Сборник повестей и рассказов


Максим Форост

© Максим Форост, 2021


ISBN 978-5-4490-2429-9

Создано в интеллектуальной издательской системе Ridero

Радуга первого Завета

Под окнами стоял монах – в кроссовках, в рясе, в чёрной камилавке и с бородой, недавно отпущенной и седой ближе к вискам. Свод первого окна над ним уже побелили, и послушники кистями на длинных ручках подбеливали стыки кирпичей. А во втором окне только-только сложили кирпичный свод и деревянный каркас ещё не убрали. В третьем окне каменщик укладывал кирпичи, и раствор часто шлёпал со второго этажа наземь. Монах, не отрываясь, глядел через весь двор наверх – кажется, на кресты и на купола.

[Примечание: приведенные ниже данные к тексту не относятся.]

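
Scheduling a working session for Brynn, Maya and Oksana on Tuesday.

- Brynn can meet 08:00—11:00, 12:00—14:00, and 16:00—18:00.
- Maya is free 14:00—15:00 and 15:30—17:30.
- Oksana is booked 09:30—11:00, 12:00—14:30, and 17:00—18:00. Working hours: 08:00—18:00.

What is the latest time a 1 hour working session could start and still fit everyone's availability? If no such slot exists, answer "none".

Oksana free within 08:00–18:00: 08:00–09:30, 11:00–12:00, 14:30–17:00.
Brynn ∩ Maya: 16:00–17:30.
Brynn ∩ Maya ∩ Oksana: 16:00–17:00.
Windows ≥ 60 min: 16:00–17:00.
Latest start in the last window 16:00–17:00 is 17:00 − 60 min = 16:00.

16:00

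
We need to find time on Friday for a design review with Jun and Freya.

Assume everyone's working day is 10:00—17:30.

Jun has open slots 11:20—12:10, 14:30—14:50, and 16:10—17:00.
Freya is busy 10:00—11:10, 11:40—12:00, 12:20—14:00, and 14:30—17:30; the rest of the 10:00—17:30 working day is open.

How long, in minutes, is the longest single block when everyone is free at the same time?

Freya free within 10:00–17:30: 11:10–11:40, 12:00–12:20, 14:00–14:30.
Jun ∩ Freya: 11:20–11:40, 12:00–12:10.
Common window lengths: 20, 10 min; longest is 20.

20 minutes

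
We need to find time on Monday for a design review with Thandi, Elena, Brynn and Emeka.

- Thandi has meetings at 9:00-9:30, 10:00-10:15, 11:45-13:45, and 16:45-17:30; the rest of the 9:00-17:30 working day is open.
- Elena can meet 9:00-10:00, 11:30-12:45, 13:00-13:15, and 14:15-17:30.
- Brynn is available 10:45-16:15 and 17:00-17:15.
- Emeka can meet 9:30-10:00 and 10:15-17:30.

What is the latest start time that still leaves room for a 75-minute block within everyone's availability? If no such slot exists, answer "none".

15:00

Thandi free within 09:00–17:30: 09:30–10:00, 10:15–11:45, 13:45–16:45.
Thandi ∩ Elena: 09:30–10:00, 11:30–11:45, 14:15–16:45.
Thandi ∩ Elena ∩ Brynn: 11:30–11:45, 14:15–16:15.
Thandi ∩ Elena ∩ Brynn ∩ Emeka: 11:30–11:45, 14:15–16:15.
Windows ≥ 75 min: 14:15–16:15.
Latest start in the last window 14:15–16:15 is 16:15 − 75 min = 15:00.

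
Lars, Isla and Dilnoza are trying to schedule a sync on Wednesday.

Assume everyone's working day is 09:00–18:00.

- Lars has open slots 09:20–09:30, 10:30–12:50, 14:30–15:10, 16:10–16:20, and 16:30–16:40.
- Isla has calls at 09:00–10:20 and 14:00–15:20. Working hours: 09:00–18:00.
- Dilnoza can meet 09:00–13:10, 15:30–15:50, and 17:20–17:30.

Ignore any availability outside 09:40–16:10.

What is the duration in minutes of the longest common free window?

Isla free within 09:00–18:00: 10:20–14:00, 15:20–18:00.
Lars ∩ Isla: 10:30–12:50, 16:10–16:20, 16:30–16:40.
Lars ∩ Isla ∩ Dilnoza: 10:30–12:50.
Restricted to 09:40–16:10: 10:30–12:50.
Single common window of 140 minutes.

140 minutes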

По щебёнке прошуршали шины, чёрная «Волга» встала посреди двора, из неё вышел человек – тоже в рясе, но в клобуке с чёрной мантией.

– Отец Валентин! – отчётливо сказал монах.

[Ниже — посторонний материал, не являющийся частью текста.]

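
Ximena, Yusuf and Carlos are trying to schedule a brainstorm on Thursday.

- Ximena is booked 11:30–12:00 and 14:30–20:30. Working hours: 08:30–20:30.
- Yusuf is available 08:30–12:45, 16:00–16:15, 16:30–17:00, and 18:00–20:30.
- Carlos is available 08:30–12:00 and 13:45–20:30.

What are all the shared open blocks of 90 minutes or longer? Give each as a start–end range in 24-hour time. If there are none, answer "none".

08:30–11:30

Ximena free within 08:30–20:30: 08:30–11:30, 12:00–14:30.
Ximena ∩ Yusuf: 08:30–11:30, 12:00–12:45.
Ximena ∩ Yusuf ∩ Carlos: 08:30–11:30.
Windows ≥ 90 min: 08:30–11:30.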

Настоятель обернулся. Красные глаза сузились, тёмные мешки под веками набрякли. Опять был трудный разговор в епархиальном управлении; или наоборот долгое выпрашивание средств у губернских властей и предпринимателей.

– Брат Артемий? – настоятель не сдвинулся с места. Они были одного возраста и даже роста, но первым полагалось подходить иноку.

– Отец Валентин, – он приблизился, – я прошу, освободите от послушания в келарской. Я больше не смогу там работать. Вы понимаете?… Компьютер как будто…

Настоятель оборвал на полуслове:

– Он давно устарел. Вы сами такой и просили. Что вы ещё хотите? – видимо, ещё сказывались разговоры с руководством.

– Там импульсы, – сбиваясь, заторопился монах. – На передней панельке… мигают лампочки: винчестер, процессор, их исправность… Я вам исповедывался. Помните?

Отец Валентин вздохнул тяжело и недовольно:

– Мы восстанавливаемся – вы в курсе, брат Артём? – голос у настоятеля глух и невозмутим: – Приходят средства. Их надо учитывать. Грамотно расходовать. Вы с этим справитесь без оргтехники? – Он подошёл ближе. Заглянул брату Артёму прямо в глаза и добавил тихо-тихо, почти просяще: – Вы у нас один, кто компьютер знает. У нас же сплошь старики, сами видите. Потерпите, прошу вас. Крест ваш такой.

«Да, отец Валентин», – не сказал и не прошептал, а подумал, прошевелив губами, брат Артём. Он ссутулился. Не от усталости, не от подавленности. Просто стоял и смотрел на кресты и на купола.


Причуда оптики: в углу демонстрационного монитора проступила радуга с заметными красной, жёлтой и голубой зонами спектра. Интерференция света. Её видно отсюда, с дальнего торца стола для совещаний. Оператор за пультом и микрофоном её видел. Двадцать человек по сторонам стола, наверное, нет. Жужжали кондиционеры. У шефа на лбу бегала жилка. Шли первичные испытания, и оператор должен был им радоваться. Решалась его тема, а ему всего тридцать…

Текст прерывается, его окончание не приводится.